Sunday, July 31, 2011

What is life really about?

I ask myself this question everyday. I think about all the things that have gotten me to this point in my life. What ar you supposed to do when everything in your life feels like its wasting away. Sometimes I just want to break down and cry. My family is separated throughout the country, one of my children live with me and the other is held from me in another state.

I always thought that I had it all figured out, that had some plan that was going to save everything I lost in my youth. I guess the truth is, everything is in the lords hands. Sometimes I don't know what the hell im doing.

Am I making the right decision? How do I know it's the right decision? Am I failing at what the lord has planned for me? Am I a good father? Brother? Son?

I used to think life was about retiring and making money, but that only happens in dreams.

My whole life I watched my family and close friends suffer, and all I really wanted was to bring everybody together again. When you grow up though, you realize that life is a hell of a lot harder for adults then you think.

I don't why I am writing. I guess I just have shit load of stuff to get off my chest. I prayed today that the lord would give me a sign as to what it is he wanted me to do. I talked to a counselor the other day about PTSD and he told me some stuff that really made sense.

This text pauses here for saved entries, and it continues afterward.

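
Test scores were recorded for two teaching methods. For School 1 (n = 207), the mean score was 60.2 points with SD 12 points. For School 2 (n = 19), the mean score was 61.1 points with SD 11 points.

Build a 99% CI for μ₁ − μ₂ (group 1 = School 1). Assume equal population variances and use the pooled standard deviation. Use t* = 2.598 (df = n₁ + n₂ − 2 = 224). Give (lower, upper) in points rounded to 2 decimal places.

s_p = √[((n₁−1)s₁² + (n₂−1)s₂²)/(n₁+n₂−2)] = √[(206·12² + 18·11²)/224] = 11.9227.
SE = 11.9227·√(1/207 + 1/19) = 2.8580.
With t* = 2.598, margin = 2.598 × 2.8580 = 7.4251.
x̄₁ − x̄₂ = 60.2 − 61.1 = -0.9000; interval -0.9000 ± 7.4251 = (-8.33, 6.53).

(-8.33, 6.53)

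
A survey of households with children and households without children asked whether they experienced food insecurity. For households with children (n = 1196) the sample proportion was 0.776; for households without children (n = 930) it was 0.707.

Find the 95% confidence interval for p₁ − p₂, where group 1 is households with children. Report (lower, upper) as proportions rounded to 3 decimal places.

Each SE is √(p̂(1−p̂)/n): √(0.7760·0.2240/1196) = 0.01206 and √(0.7070·0.2930/930) = 0.01492.
SE(p̂₁ − p̂₂) = √(SE₁² + SE₂²) = √(0.0001454436 + 0.0002226064) = 0.01918, since the two samples are independent.
At 95% confidence z* = 1.960; margin = 1.960 × 0.01918 = 0.03759.
The difference is 0.7760 − 0.7070 = 0.0690, so the interval is 0.0690 ± 0.03759 = (0.031, 0.107).

(0.031, 0.107)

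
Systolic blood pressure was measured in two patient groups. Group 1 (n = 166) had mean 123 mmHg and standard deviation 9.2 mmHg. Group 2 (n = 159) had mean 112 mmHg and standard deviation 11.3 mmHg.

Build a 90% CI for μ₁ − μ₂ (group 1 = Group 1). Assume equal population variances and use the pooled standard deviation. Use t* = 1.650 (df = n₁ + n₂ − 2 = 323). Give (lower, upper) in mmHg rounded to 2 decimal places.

(9.12, 12.88)

Pooled variance s_p² = [165·9.2² + 158·11.3²] / (166+159−2) = 105.6985, so s_p = 10.2810.
SE_diff = s_p·√(1/n₁ + 1/n₂) = 10.2810·√(1/166 + 1/159) = 1.1408.
t* = 1.650; margin = 1.650 × 1.1408 = 1.8823.
Difference = 123 − 112 = 11.0000.
11.0000 ± 1.8823 → (9.12, 12.88).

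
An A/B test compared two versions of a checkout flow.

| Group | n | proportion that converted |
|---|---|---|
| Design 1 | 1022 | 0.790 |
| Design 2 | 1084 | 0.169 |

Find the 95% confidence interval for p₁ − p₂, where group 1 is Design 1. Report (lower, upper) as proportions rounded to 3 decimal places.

(0.588, 0.654)

Each SE is √(p̂(1−p̂)/n): √(0.7900·0.2100/1022) = 0.01274 and √(0.1690·0.8310/1084) = 0.01138.
SE(p̂₁ − p̂₂) = √(SE₁² + SE₂²) = √(0.0001623076 + 0.0001295044) = 0.01708, since the two samples are independent.
At 95% confidence z* = 1.960; margin = 1.960 × 0.01708 = 0.03348.
The difference is 0.7900 − 0.1690 = 0.6210, so the interval is 0.6210 ± 0.03348 = (0.588, 0.654).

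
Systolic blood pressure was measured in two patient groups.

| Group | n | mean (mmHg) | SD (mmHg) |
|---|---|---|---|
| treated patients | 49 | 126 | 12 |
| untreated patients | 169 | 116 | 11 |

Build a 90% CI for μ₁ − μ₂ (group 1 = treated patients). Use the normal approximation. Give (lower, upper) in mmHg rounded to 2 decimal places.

SE₁ = s₁/√n₁ = 12/√49 = 1.7143; SE₂ = 11/√169 = 0.8462.
Independent samples, unequal variances: SE_diff = √(SE₁² + SE₂²) = √(2.93882449 + 0.71605444) = 1.9118.
z* = 1.645, so margin of error = 1.645 × 1.9118 = 3.1449.
Difference in means = 126 − 116 = 10.0000.
10.0000 ± 3.1449 → (6.86, 13.14).

(6.86, 13.14)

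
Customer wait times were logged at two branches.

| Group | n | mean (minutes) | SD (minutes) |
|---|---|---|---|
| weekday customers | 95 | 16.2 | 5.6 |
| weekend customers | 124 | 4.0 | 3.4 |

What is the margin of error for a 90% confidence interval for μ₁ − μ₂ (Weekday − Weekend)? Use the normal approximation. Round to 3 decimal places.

1.070

SE₁ = s₁/√n₁ = 5.6/√95 = 0.5745; SE₂ = 3.4/√124 = 0.3053.
Independent samples, unequal variances: SE_diff = √(SE₁² + SE₂²) = √(0.33005025 + 0.09320809) = 0.6506.
z* = 1.645, so margin of error = 1.645 × 0.6506 = 1.0702.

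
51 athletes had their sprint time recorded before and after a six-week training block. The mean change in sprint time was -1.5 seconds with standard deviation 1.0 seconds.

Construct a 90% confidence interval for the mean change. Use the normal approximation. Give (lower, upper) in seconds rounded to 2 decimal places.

(-1.73, -1.27)

Paired design: SE = s_d/√n = 1.0/√51 = 0.1400.
z* = 1.645; margin of error = 1.645 × 0.1400 = 0.2303.
-1.5 ± 0.2303 → (-1.73, -1.27).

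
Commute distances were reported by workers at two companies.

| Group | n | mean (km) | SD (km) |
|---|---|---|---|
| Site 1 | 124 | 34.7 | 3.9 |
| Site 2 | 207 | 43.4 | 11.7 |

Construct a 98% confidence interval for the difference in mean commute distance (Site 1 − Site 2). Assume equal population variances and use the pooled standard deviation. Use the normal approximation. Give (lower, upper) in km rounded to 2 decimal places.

s_p = √[((n₁−1)s₁² + (n₂−1)s₂²)/(n₁+n₂−2)] = √[(123·3.9² + 206·11.7²)/329] = 9.5603.
SE = 9.5603·√(1/124 + 1/207) = 1.0856.
With z* = 2.326, margin = 2.326 × 1.0856 = 2.5251.
x̄₁ − x̄₂ = 34.7 − 43.4 = -8.7000; interval -8.7000 ± 2.5251 = (-11.23, -6.17).

(-11.23, -6.17)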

He said, "I can't tell you how many combat veterans from the vietnam war spent almost their whole life pist off at the world because they couldn't leave the war behind them. If you want to get better, you have to know the bad stuff is in the past, and you have start fixing the things that are wrong with you." For once a psychiatrist who got to me..... I just sat there thinking.

I'm so tired of war. War on TV, war on the radio, war with friends, war with family, war with significant others, war with myself. When does the fighting end? When does the pain end?

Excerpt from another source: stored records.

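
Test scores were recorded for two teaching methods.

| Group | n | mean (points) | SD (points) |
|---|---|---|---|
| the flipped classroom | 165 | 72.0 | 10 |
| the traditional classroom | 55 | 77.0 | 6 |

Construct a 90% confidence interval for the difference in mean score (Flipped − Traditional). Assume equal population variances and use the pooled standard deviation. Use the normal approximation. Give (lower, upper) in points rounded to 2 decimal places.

s_p = √[((n₁−1)s₁² + (n₂−1)s₂²)/(n₁+n₂−2)] = √[(164·10² + 54·6²)/218] = 9.1732.
SE = 9.1732·√(1/165 + 1/55) = 1.4283.
With z* = 1.645, margin = 1.645 × 1.4283 = 2.3496.
x̄₁ − x̄₂ = 72.0 − 77.0 = -5.0000; interval -5.0000 ± 2.3496 = (-7.35, -2.65).

(-7.35, -2.65)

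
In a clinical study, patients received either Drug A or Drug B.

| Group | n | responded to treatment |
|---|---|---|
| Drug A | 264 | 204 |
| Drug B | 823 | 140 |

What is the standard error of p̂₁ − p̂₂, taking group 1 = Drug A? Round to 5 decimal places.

0.02893

First, p̂₁ = 204/264 = 0.7727; p̂₂ = 140/823 = 0.1701.
The two standard errors are √(0.7727×0.2273/264) = 0.02579 and √(0.1701×0.8299/823) = 0.01310.
Because the samples are independent, SE_diff = √(0.02579² + 0.01310²) = 0.02893.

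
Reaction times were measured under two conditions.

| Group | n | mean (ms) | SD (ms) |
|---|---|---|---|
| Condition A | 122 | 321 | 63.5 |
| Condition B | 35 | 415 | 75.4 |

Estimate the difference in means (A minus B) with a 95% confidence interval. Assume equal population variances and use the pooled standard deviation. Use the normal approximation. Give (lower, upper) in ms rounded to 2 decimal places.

(-118.92, -69.08)

s_p = √[((n₁−1)s₁² + (n₂−1)s₂²)/(n₁+n₂−2)] = √[(121·63.5² + 34·75.4²)/155] = 66.2935.
SE = 66.2935·√(1/122 + 1/35) = 12.7118.
With z* = 1.960, margin = 1.960 × 12.7118 = 24.9151.
x̄₁ − x̄₂ = 321 − 415 = -94.0000; interval -94.0000 ± 24.9151 = (-118.92, -69.08).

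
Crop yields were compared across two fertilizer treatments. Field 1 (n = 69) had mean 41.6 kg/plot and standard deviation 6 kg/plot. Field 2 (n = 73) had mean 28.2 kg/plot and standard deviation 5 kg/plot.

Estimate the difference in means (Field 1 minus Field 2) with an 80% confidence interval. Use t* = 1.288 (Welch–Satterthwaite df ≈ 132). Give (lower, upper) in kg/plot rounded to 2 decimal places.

(12.20, 14.60)

Per-group SEs: s₁/√n₁ = 6/√69 = 0.7223, s₂/√n₂ = 5/√73 = 0.5852.
Unpooled SE of the difference: √(0.52171729 + 0.34245904) = 0.9296.
Margin of error = t* · SE = 1.288 × 0.9296 = 1.1973.
x̄₁ − x̄₂ = 41.6 − 28.2 = 13.4000.
CI: 13.4000 ± 1.1973 = (12.20, 14.60).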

So many times I considered eating a bullet from my .45 pistol. The pain would be gone. Iraq would be gone. The memories of innocent people dead, would be gone. The only thing that keeps me going is falling to my knees and crying out to the lord to save me. I don't know how I make it everyday, but I do. I hope everybody out there never has to experience any sort of pain. It's a nice dream I just wish I could take everyones pain in the world and bear it on my shoulders.

Thursday, July 7, 2011

Technology


Some people think that without technology life wouldn’t be as pleasurable as it because we would lack the comfort that we have become accustomed too and have built up in our mind to resemble happiness, but what does comfort and happiness really mean to you? Is comfort and happiness being able to go the grocery store to pick up your food instead of growing and tilling your own land with close relatives and friends? Does quality of life only apply to the length of life that you live as opposed to the amount of joyful memories you created? I would say that technology has become more about quantity, and the extension of time that you have on this earth does not necessarily mean it will be any more pleasurable. Just ask the people suffering from cancer that will eventually die in the hospital, or the many people hooked up to respirators.  

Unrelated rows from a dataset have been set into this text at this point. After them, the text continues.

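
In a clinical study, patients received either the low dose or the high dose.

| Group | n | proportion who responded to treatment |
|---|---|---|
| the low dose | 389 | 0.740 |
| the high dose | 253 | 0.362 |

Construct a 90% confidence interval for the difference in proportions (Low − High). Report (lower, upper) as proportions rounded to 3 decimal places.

Each SE is √(p̂(1−p̂)/n): √(0.7400·0.2600/389) = 0.02224 and √(0.3620·0.6380/253) = 0.03021.
SE(p̂₁ − p̂₂) = √(SE₁² + SE₂²) = √(0.0004946176 + 0.0009126441) = 0.03751, since the two samples are independent.
At 90% confidence z* = 1.645; margin = 1.645 × 0.03751 = 0.06170.
The difference is 0.7400 − 0.3620 = 0.3780, so the interval is 0.3780 ± 0.06170 = (0.316, 0.440).

(0.316, 0.440)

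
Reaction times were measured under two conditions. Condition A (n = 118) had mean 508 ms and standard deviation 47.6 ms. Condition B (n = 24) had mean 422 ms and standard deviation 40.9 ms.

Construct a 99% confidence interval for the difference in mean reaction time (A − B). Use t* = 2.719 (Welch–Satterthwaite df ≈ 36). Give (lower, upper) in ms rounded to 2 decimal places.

SE₁ = s₁/√n₁ = 47.6/√118 = 4.3819; SE₂ = 40.9/√24 = 8.3487.
Independent samples, unequal variances: SE_diff = √(SE₁² + SE₂²) = √(19.20104761 + 69.70079169) = 9.4288.
t* = 2.719, so margin of error = 2.719 × 9.4288 = 25.6369.
Difference in means = 508 − 422 = 86.0000.
86.0000 ± 25.6369 → (60.36, 111.64).

(60.36, 111.64)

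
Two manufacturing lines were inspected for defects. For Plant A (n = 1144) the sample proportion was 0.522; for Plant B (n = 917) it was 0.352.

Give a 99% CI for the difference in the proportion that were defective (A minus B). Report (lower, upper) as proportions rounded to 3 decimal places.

(0.114, 0.226)

Each SE is √(p̂(1−p̂)/n): √(0.5220·0.4780/1144) = 0.01477 and √(0.3520·0.6480/917) = 0.01577.
SE(p̂₁ − p̂₂) = √(SE₁² + SE₂²) = √(0.0002181529 + 0.0002486929) = 0.02161, since the two samples are independent.
At 99% confidence z* = 2.576; margin = 2.576 × 0.02161 = 0.05567.
The difference is 0.5220 − 0.3520 = 0.1700, so the interval is 0.1700 ± 0.05567 = (0.114, 0.226).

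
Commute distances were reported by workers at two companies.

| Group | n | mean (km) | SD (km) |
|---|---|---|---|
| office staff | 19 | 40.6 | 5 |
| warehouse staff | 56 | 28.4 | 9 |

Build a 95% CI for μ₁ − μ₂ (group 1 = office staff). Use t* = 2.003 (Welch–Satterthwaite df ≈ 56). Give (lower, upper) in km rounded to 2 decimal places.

(8.87, 15.53)

SE₁ = s₁/√n₁ = 5/√19 = 1.1471; SE₂ = 9/√56 = 1.2027.
Independent samples, unequal variances: SE_diff = √(SE₁² + SE₂²) = √(1.31583841 + 1.44648729) = 1.6620.
t* = 2.003, so margin of error = 2.003 × 1.6620 = 3.3290.
Difference in means = 40.6 − 28.4 = 12.2000.
12.2000 ± 3.3290 → (8.87, 15.53).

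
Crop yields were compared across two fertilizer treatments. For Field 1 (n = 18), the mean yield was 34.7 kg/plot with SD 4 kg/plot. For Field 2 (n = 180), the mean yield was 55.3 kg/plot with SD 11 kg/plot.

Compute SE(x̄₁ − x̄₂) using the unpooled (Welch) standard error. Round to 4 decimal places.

SE₁ = s₁/√n₁ = 4/√18 = 0.9428; SE₂ = 11/√180 = 0.8199.
Independent samples, unequal variances: SE_diff = √(SE₁² + SE₂²) = √(0.88887184 + 0.67223601) = 1.2494.

1.2494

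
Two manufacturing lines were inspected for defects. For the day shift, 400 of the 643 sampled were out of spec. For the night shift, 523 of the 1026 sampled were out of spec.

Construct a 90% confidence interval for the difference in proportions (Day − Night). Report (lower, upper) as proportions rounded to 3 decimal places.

(0.072, 0.153)

First, p̂₁ = 400/643 = 0.6221; p̂₂ = 523/1026 = 0.5097.
The two standard errors are √(0.6221×0.3779/643) = 0.01912 and √(0.5097×0.4903/1026) = 0.01561.
Because the samples are independent, SE_diff = √(0.01912² + 0.01561²) = 0.02468.
Using z* = 1.645 for 90%, ME = 1.645 × 0.02468 = 0.04060.
p̂₁ − p̂₂ = 0.1124; interval 0.1124 ± 0.04060 gives (0.072, 0.153).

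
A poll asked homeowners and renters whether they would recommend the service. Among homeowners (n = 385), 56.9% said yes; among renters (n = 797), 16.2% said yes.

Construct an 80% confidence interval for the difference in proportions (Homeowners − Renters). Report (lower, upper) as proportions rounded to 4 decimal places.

(0.3706, 0.4434)

The two standard errors are √(0.5690×0.4310/385) = 0.02524 and √(0.1620×0.8380/797) = 0.01305.
Because the samples are independent, SE_diff = √(0.02524² + 0.01305²) = 0.02841.
Using z* = 1.282 for 80%, ME = 1.282 × 0.02841 = 0.03642.
p̂₁ − p̂₂ = 0.4070; interval 0.4070 ± 0.03642 gives (0.3706, 0.4434).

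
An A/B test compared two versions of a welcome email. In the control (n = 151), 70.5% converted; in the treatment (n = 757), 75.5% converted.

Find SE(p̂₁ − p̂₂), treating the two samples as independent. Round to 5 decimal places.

Each SE is √(p̂(1−p̂)/n): √(0.7050·0.2950/151) = 0.03711 and √(0.7550·0.2450/757) = 0.01563.
SE(p̂₁ − p̂₂) = √(SE₁² + SE₂²) = √(0.0013771521 + 0.0002442969) = 0.04027, since the two samples are independent.

0.04027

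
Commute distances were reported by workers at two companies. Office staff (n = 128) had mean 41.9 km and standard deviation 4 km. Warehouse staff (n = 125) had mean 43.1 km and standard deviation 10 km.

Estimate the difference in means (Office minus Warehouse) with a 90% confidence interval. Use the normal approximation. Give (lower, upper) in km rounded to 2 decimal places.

Per-group SEs: s₁/√n₁ = 4/√128 = 0.3536, s₂/√n₂ = 10/√125 = 0.8944.
Unpooled SE of the difference: √(0.12503296 + 0.79995136) = 0.9618.
Margin of error = z* · SE = 1.645 × 0.9618 = 1.5822.
x̄₁ − x̄₂ = 41.9 − 43.1 = -1.2000.
CI: -1.2000 ± 1.5822 = (-2.78, 0.38).

(-2.78, 0.38)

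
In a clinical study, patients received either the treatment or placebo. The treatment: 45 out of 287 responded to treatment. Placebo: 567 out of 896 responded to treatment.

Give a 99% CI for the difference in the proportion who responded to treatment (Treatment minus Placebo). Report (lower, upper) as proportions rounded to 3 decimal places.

First, p̂₁ = 45/287 = 0.1568; p̂₂ = 567/896 = 0.6328.
The two standard errors are √(0.1568×0.8432/287) = 0.02146 and √(0.6328×0.3672/896) = 0.01610.
Because the samples are independent, SE_diff = √(0.02146² + 0.01610²) = 0.02683.
Using z* = 2.576 for 99%, ME = 2.576 × 0.02683 = 0.06911.
p̂₁ − p̂₂ = -0.4760; interval -0.4760 ± 0.06911 gives (-0.545, -0.407).

(-0.545, -0.407)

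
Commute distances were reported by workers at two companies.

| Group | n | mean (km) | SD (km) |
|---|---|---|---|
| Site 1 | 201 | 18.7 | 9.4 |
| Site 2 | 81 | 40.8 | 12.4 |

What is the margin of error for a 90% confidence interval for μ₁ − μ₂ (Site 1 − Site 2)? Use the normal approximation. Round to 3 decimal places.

2.515

SE₁ = s₁/√n₁ = 9.4/√201 = 0.6630; SE₂ = 12.4/√81 = 1.3778.
Independent samples, unequal variances: SE_diff = √(SE₁² + SE₂²) = √(0.439569 + 1.89833284) = 1.5290.
z* = 1.645, so margin of error = 1.645 × 1.5290 = 2.5152.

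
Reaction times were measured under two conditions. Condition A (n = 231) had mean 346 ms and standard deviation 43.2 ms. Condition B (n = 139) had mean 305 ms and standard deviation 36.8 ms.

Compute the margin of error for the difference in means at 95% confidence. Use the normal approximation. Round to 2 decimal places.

8.27

Standard errors of each mean: 43.2/√231 = 2.8424 and 36.8/√139 = 3.1213.
SE(x̄₁ − x̄₂) = √(2.8424² + 3.1213²) = 4.2216 for independent samples with unequal variances.
With z* = 1.960, the margin is 1.960 × 4.2216 = 8.2743.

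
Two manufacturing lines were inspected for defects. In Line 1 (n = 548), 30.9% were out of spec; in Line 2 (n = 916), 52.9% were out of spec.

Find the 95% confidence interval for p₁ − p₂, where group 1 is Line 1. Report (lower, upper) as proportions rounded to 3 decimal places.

(-0.270, -0.170)

SE₁ = √(p̂₁(1−p̂₁)/n₁) = √(0.3090·0.6910/548) = 0.01974; SE₂ = √(0.5290·0.4710/916) = 0.01649.
Independent samples: SE of the difference = √(SE₁² + SE₂²) = √(0.0003896676 + 0.0002719201) = 0.02572.
z* for 95% confidence is 1.960, so the margin of error is 1.960 × 0.02572 = 0.05041.
Point estimate p̂₁ − p̂₂ = 0.3090 − 0.5290 = -0.2200.
-0.2200 ± 0.05041 → (-0.270, -0.170).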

My personal thoughts are that technology has only extended time, but eventually we will still die and when we do, we will be further away from God and faith than any other civilizations to have lived on this planet. The few of us who do experience God are the ones who get the small moments that no technology can recreate, which are life and death.

Before technological advances in medicine many individuals died in their 40’s some in their early 50’s, but these individuals also knew what it meant to be in at the mercy of God to provide them with things like good harvest from plentiful rain. Now because of technology, we play God and create our own rain. If you don’t believe it research cloud seeding and silver iodide.

I know I didn’t create the seed that turns into a huge tree, or the egg that hatches into an animal. I also didn’t create planets, stars, or the endless galaxies in space, but maybe I am the only one who thinks that quality is measured by the extent of emotions and experiences you have been exposed to.

Don’t get me wrong, I do like the some of the comforts that we have like refrigerators and air-conditioning, but I would trade all of it to reverse the amount of destruction technology has also done to our  family connections, spirit, and to the deaths humanity has experienced from things like the atom bomb and genetically engineered sicknesses.

What do I believe technology is and represents? Technology is the separation of humans from the purpose of their existence into meaningless creature comforts that create jealousy, envy, arrogance, boastfulness and greed.